Cluster: the benchmark and paper

SeedIQ and ARC-AGI 3: A Third-Party Datapoint

A result outside our lab is worth reporting when it changes the shape of what is defensible. SeedIQ on ARC-AGI 3, run on a laptop, is one of those results. We do not claim SeedIQ is UNI. We treat it as a third-party datapoint in the literature that surrounds our own working hypothesis.

The short version

ARC-AGI 3 is a hard, out-of-distribution reasoning benchmark on which frontier large language models have struggled to move the needle. A small, non-transformer system called SeedIQ posted a result on a MacBook Pro that outperformed the leading LLM baselines Class E. That is a public, independently reported outcome, not a claim by us Class F.

External reference

Themesis: SeedIQ Just Stomped ARC-AGI 3 on a MacBook Pro. In our voice: third-party evidence that non-transformer, active-inference-flavored systems can outperform large language models on hard tasks.
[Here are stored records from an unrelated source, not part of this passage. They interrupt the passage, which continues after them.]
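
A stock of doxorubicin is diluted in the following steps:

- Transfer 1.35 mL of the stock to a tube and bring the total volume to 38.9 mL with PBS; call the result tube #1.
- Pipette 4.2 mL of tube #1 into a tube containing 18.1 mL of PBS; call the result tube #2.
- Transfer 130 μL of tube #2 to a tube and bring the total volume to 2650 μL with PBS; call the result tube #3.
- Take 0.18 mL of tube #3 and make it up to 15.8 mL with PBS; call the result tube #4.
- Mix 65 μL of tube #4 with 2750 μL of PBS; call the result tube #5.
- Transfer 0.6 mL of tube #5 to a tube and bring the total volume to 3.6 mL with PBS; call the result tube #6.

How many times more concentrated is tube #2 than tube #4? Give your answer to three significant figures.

Step 1: 1.35 mL brought to 38.9 mL → factor 38.9/1.35 = 28.815
Step 2: 4.2 mL + 18.1 mL = 22.3 mL total → factor 22.3/4.2 = 5.3095
Step 3: 130 μL brought to 2650 μL → factor 2650/130 = 20.385
Step 4: 0.18 mL brought to 15.8 mL → factor 15.8/0.18 = 87.778
Dilution factor to tube #2 = 152.99; to tube #4 = 2.7375 × 10^5
[tube #2]/[tube #4] = (factor to tube #4)/(factor to tube #2) = 2.7375 × 10^5/152.99 = 1.79 × 10^3

1.79 × 10^3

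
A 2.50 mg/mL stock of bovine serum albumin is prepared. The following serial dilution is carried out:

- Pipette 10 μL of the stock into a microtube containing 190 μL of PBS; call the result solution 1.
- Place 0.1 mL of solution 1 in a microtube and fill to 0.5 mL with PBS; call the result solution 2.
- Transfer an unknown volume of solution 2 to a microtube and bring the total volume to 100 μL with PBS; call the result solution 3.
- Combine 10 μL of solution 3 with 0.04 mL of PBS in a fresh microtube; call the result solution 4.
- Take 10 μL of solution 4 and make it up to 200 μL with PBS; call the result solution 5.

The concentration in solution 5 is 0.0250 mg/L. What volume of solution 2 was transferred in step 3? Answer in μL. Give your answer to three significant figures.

10.0 μL

Step 1: 10 μL + 190 μL = 200 μL total → factor 200/10 = 20
Step 2: 0.1 mL brought to 0.5 mL → factor 0.5/0.1 = 5
Step 3: v brought to 100 μL → factor = 100 μL/v
Step 4: 10 μL + 0.04 mL = 50 μL total → factor 50/10 = 5
Step 5: 10 μL brought to 200 μL → factor 200/10 = 20
Product of known-step factors = 10000
Overall factor = 2.50 mg/mL / (0.0250 mg/L) = 1 × 10^5
Step-3 factor = 1 × 10^5 / 10000 = 10
v = 100 μL / 10 = 10.0 μL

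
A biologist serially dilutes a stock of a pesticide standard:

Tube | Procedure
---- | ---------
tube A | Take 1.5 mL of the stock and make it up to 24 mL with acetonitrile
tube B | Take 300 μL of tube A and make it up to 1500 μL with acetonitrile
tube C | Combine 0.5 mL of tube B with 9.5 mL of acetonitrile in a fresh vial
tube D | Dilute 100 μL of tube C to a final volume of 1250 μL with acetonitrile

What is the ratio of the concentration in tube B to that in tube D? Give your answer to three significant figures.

250

Step 1: 1.5 mL brought to 24 mL → factor 24/1.5 = 16
Step 2: 300 μL brought to 1500 μL → factor 1500/300 = 5
Step 3: 0.5 mL + 9.5 mL = 10 mL total → factor 10/0.5 = 20
Step 4: 100 μL brought to 1250 μL → factor 1250/100 = 12.5
Dilution factor to tube B = 80; to tube D = 20000
[tube B]/[tube D] = (factor to tube D)/(factor to tube B) = 20000/80 = 250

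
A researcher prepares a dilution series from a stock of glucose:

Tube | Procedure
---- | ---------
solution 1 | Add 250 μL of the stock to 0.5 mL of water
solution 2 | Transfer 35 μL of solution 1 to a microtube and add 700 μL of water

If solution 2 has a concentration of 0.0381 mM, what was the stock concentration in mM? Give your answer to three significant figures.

2.40 mM

Step 1: 250 μL + 0.5 mL = 750 μL total → factor 750/250 = 3
Step 2: 35 μL + 700 μL = 735 μL total → factor 735/35 = 21
Overall dilution factor = 3 × 21 = 63
Stock = 0.0381 mM × 63 = 2.40 mM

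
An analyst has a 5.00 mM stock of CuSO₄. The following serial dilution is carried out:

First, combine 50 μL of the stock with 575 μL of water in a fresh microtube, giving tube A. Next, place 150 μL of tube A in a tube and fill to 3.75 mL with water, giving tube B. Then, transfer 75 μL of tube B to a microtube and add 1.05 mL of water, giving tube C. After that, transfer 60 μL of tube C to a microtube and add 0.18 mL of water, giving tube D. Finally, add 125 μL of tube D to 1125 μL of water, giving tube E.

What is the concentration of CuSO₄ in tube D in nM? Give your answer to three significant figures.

Step 1: 50 μL + 575 μL = 625 μL total → factor 625/50 = 12.5
Step 2: 150 μL brought to 3.75 mL → factor 3750/150 = 25
Step 3: 75 μL + 1.05 mL = 1125 μL total → factor 1125/75 = 15
Step 4: 60 μL + 0.18 mL = 240 μL total → factor 240/60 = 4
Dilution factor through tube D = 12.5 × 25 × 15 × 4 = 18750
[tube D] = 5.00 mM / 18750 = 0.0002667 mM = 267 nM

267 nM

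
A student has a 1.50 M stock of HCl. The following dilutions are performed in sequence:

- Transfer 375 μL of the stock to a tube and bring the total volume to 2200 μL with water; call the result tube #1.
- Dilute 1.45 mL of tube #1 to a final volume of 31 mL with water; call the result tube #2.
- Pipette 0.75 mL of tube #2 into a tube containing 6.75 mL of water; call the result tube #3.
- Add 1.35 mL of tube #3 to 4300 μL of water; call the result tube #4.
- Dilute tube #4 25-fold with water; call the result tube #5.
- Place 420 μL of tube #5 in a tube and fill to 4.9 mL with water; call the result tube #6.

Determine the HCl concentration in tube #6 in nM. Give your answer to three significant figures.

980 nM

Step 1: 375 μL brought to 2200 μL → factor 2200/375 = 5.8667
Step 2: 1.45 mL brought to 31 mL → factor 31/1.45 = 21.379
Step 3: 0.75 mL + 6.75 mL = 7.5 mL total → factor 7.5/0.75 = 10
Step 4: 1.35 mL + 4300 μL = 5.65 mL total → factor 5.65/1.35 = 4.1852
Step 5: 25-fold → factor 25
Step 6: 420 μL brought to 4.9 mL → factor 4900/420 = 11.667
Overall dilution factor = 5.8667 × 21.379 × 10 × 4.1852 × 25 × 11.667 = 1.531 × 10^6
Final = 1.50 M / 1.531 × 10^6 = 9.797 × 10^-7 M = 980 nM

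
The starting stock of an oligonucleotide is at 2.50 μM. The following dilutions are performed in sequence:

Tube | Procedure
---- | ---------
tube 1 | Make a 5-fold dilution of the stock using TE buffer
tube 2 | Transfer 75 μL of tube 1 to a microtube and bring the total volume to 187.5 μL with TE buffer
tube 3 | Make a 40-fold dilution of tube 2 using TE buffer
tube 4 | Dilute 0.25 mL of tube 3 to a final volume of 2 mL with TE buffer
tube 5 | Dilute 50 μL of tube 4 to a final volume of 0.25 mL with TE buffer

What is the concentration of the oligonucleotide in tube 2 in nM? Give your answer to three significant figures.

Step 1: 5-fold → factor 5
Step 2: 75 μL brought to 187.5 μL → factor 187.5/75 = 2.5
Dilution factor through tube 2 = 5 × 2.5 = 12.5
[tube 2] = 2.50 μM / 12.5 = 0.2000 μM = 200 nM

200 nM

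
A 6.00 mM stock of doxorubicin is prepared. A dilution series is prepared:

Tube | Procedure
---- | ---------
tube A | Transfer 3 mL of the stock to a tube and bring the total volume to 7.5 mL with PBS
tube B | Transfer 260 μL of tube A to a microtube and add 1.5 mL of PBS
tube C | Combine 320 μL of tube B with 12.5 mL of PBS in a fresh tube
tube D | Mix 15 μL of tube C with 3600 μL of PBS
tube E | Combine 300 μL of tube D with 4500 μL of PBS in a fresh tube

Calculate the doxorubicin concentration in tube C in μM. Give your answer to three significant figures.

8.85 μM

Step 1: 3 mL brought to 7.5 mL → factor 7.5/3 = 2.5
Step 2: 260 μL + 1.5 mL = 1760 μL total → factor 1760/260 = 6.7692
Step 3: 320 μL + 12.5 mL = 12820 μL total → factor 12820/320 = 40.062
Dilution factor through tube C = 2.5 × 6.7692 × 40.062 = 677.98
[tube C] = 6.00 mM / 677.98 = 0.008850 mM = 8.85 μM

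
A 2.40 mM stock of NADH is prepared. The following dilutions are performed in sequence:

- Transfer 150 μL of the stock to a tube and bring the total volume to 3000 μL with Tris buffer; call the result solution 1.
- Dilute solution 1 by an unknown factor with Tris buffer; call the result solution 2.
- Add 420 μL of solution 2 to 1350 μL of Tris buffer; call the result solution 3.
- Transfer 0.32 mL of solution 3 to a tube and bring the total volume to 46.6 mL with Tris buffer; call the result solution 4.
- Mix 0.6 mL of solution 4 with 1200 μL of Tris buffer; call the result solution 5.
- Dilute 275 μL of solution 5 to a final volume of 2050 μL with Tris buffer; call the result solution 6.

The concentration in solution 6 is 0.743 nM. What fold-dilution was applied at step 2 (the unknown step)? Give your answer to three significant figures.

Step 1: 150 μL brought to 3000 μL → factor 3000/150 = 20
Step 2: unknown factor x
Step 3: 420 μL + 1350 μL = 1770 μL total → factor 1770/420 = 4.2143
Step 4: 0.32 mL brought to 46.6 mL → factor 46.6/0.32 = 145.62
Step 5: 0.6 mL + 1200 μL = 1.8 mL total → factor 1.8/0.6 = 3
Step 6: 275 μL brought to 2050 μL → factor 2050/275 = 7.4545
Product of known-step factors = 2.7449 × 10^5
Overall factor = 2.40 mM / (0.743 nM) = 3.2301 × 10^6
x = 3.2301 × 10^6 / 2.7449 × 10^5 = 11.8

11.8-fold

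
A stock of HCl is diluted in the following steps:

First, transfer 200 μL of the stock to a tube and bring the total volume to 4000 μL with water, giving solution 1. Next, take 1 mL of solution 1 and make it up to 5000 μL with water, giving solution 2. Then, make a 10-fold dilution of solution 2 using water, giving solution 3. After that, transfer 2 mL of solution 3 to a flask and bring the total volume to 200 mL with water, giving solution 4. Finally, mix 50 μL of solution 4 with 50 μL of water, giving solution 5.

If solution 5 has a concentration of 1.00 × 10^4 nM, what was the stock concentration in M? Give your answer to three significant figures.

Step 1: 200 μL brought to 4000 μL → factor 4000/200 = 20
Step 2: 1 mL brought to 5000 μL → factor 5/1 = 5
Step 3: 10-fold → factor 10
Step 4: 2 mL brought to 200 mL → factor 200/2 = 100
Step 5: 50 μL + 50 μL = 100 μL total → factor 100/50 = 2
Overall dilution factor = 20 × 5 × 10 × 100 × 2 = 2 × 10^5
Stock = 1.00 × 10^4 nM × 2 × 10^5 = 2.000 × 10^9 nM = 2.00 M

2.00 M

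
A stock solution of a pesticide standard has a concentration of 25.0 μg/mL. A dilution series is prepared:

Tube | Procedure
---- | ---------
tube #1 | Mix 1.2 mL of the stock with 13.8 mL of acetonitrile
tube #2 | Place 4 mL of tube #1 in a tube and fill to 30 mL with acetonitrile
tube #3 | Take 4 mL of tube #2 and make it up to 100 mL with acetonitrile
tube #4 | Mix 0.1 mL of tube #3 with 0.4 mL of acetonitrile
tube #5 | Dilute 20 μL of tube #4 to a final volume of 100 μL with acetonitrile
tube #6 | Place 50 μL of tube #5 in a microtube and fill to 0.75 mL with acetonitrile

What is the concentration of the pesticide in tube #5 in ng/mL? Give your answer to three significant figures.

0.427 ng/mL

Step 1: 1.2 mL + 13.8 mL = 15 mL total → factor 15/1.2 = 12.5
Step 2: 4 mL brought to 30 mL → factor 30/4 = 7.5
Step 3: 4 mL brought to 100 mL → factor 100/4 = 25
Step 4: 0.1 mL + 0.4 mL = 0.5 mL total → factor 0.5/0.1 = 5
Step 5: 20 μL brought to 100 μL → factor 100/20 = 5
Dilution factor through tube #5 = 12.5 × 7.5 × 25 × 5 × 5 = 58594
[tube #5] = 25.0 μg/mL / 58594 = 0.0004267 μg/mL = 0.427 ng/mL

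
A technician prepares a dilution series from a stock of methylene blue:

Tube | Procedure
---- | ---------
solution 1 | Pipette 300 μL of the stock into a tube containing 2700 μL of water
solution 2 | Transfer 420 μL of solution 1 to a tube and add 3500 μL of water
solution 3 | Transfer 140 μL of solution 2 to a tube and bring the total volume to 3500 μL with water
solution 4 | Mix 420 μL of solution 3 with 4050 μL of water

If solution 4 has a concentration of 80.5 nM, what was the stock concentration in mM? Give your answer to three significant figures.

Step 1: 300 μL + 2700 μL = 3000 μL total → factor 3000/300 = 10
Step 2: 420 μL + 3500 μL = 3920 μL total → factor 3920/420 = 9.3333
Step 3: 140 μL brought to 3500 μL → factor 3500/140 = 25
Step 4: 420 μL + 4050 μL = 4470 μL total → factor 4470/420 = 10.643
Overall dilution factor = 10 × 9.3333 × 25 × 10.643 = 24833
Stock = 80.5 nM × 24833 = 1.999 × 10^6 nM = 2.00 mM

2.00 mM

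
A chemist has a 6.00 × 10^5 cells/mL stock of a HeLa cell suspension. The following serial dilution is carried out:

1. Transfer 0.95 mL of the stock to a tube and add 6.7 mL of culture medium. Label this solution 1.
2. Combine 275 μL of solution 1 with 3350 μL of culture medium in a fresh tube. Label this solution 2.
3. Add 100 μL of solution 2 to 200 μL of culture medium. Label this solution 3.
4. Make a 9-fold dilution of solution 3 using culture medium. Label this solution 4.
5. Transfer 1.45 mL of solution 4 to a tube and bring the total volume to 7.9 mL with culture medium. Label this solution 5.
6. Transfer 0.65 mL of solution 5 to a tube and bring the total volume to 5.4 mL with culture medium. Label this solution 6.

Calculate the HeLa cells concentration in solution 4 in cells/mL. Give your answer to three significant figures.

209 cells/mL

Step 1: 0.95 mL + 6.7 mL = 7.65 mL total → factor 7.65/0.95 = 8.0526
Step 2: 275 μL + 3350 μL = 3625 μL total → factor 3625/275 = 13.182
Step 3: 100 μL + 200 μL = 300 μL total → factor 300/100 = 3
Step 4: 9-fold → factor 9
Dilution factor through solution 4 = 8.0526 × 13.182 × 3 × 9 = 2866
[solution 4] = 6.00 × 10^5 cells/mL / 2866 = 209 cells/mL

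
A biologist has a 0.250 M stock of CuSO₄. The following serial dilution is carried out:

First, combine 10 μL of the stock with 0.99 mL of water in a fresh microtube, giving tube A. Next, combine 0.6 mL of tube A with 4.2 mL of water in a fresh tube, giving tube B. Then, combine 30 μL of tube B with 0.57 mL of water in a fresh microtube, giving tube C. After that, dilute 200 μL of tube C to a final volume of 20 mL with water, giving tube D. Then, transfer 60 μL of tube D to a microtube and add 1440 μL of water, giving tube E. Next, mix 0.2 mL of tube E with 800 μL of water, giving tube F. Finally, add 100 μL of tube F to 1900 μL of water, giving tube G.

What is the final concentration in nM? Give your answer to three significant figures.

0.0625 nM

Step 1: 10 μL + 0.99 mL = 1000 μL total → factor 1000/10 = 100
Step 2: 0.6 mL + 4.2 mL = 4.8 mL total → factor 4.8/0.6 = 8
Step 3: 30 μL + 0.57 mL = 600 μL total → factor 600/30 = 20
Step 4: 200 μL brought to 20 mL → factor 20000/200 = 100
Step 5: 60 μL + 1440 μL = 1500 μL total → factor 1500/60 = 25
Step 6: 0.2 mL + 800 μL = 1 mL total → factor 1/0.2 = 5
Step 7: 100 μL + 1900 μL = 2000 μL total → factor 2000/100 = 20
Overall dilution factor = 100 × 8 × 20 × 100 × 25 × 5 × 20 = 4 × 10^9
Final = 0.250 M / 4 × 10^9 = 6.250 × 10^-11 M = 0.0625 nM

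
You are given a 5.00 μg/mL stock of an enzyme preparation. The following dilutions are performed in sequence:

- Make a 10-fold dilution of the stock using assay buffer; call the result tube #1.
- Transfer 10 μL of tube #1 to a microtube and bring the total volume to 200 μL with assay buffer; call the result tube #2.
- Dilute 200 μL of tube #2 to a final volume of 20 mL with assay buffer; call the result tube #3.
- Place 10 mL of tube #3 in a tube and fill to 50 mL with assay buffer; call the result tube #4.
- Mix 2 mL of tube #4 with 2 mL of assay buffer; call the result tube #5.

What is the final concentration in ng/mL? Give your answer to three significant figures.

0.0250 ng/mL

Step 1: 10-fold → factor 10
Step 2: 10 μL brought to 200 μL → factor 200/10 = 20
Step 3: 200 μL brought to 20 mL → factor 20000/200 = 100
Step 4: 10 mL brought to 50 mL → factor 50/10 = 5
Step 5: 2 mL + 2 mL = 4 mL total → factor 4/2 = 2
Overall dilution factor = 10 × 20 × 100 × 5 × 2 = 2 × 10^5
Final = 5.00 μg/mL / 2 × 10^5 = 2.500 × 10^-5 μg/mL = 0.0250 ng/mL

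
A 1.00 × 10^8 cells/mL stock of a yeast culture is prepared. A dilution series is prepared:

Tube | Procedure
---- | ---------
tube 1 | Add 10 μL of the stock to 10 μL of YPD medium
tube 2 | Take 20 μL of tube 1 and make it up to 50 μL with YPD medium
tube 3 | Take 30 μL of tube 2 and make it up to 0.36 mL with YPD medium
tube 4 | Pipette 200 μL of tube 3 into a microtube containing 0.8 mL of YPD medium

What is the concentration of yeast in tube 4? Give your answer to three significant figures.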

Why this is context, not a claim

UNI is a working hypothesis on an attainable path toward General Natural Intelligence: a natural, active-inference approach whose evidence is growing, evidence-classed, and tested in the open. Do not take the claim on faith. Test the build, inspect the gates, and help us find where it fails.

SeedIQ is not our system. Its internals are not ours to describe. What the SeedIQ result contributes is a public existence proof Class E: a small, non-transformer system, running on consumer hardware, can beat LLM baselines on a benchmark specifically designed to resist rote pattern completion. That is relevant context for anyone judging whether active inference and related generative-model approaches deserve serious attention alongside scaling.

Where our own work sits

Our own instruments are the five POMDP labs, the Cell Lab pre-registered falsification benchmark, and the Zenodo preprint that reviews the free energy principle Class C. The preprint is not yet peer reviewed. The Cell Lab publishes its losses next to its wins. The math anchor remains Parr, Pezzulo, and Friston (2022), MIT Press, Active Inference: The Free Energy Principle in Mind, Brain, and Behavior Class E. We minimize variational free energy, an upper bound on surprise, through perception and action. That is the frame we recognize in the wider non-transformer results, without importing anyone else's claim.

External reference

Themesis: Deep Learning, Transformers, and SeedIQ, Three Industry Breakthroughs. In our voice: a lineage argument that situates SeedIQ next to prior scaling shifts. We use it to place UNI in the same family of questions, not to claim arrival.

How we read a result like this

A single benchmark is not a theory, and a laptop run is not a universal claim. Two disciplined readings are available. First, the SeedIQ number is genuine evidence that the space of viable architectures is wider than transformer-only Class E. Second, that width is exactly what an active-inference program predicts: agents that carry a generative model, act to reduce prediction error, and update Bayesian beliefs over hidden states should generalize past their training distribution better than systems whose competence is defined by their training corpus. We treat both statements as hypotheses to be tested, not conclusions to be broadcast.

What this does not say

It does not say UNI has arrived. It does not say active inference has settled the question of general reasoning. It does not name SeedIQ as part of our project, and it does not import any authorship claim onto our work. It says the outside evidence is moving in a direction that is consistent with the family of ideas we build in.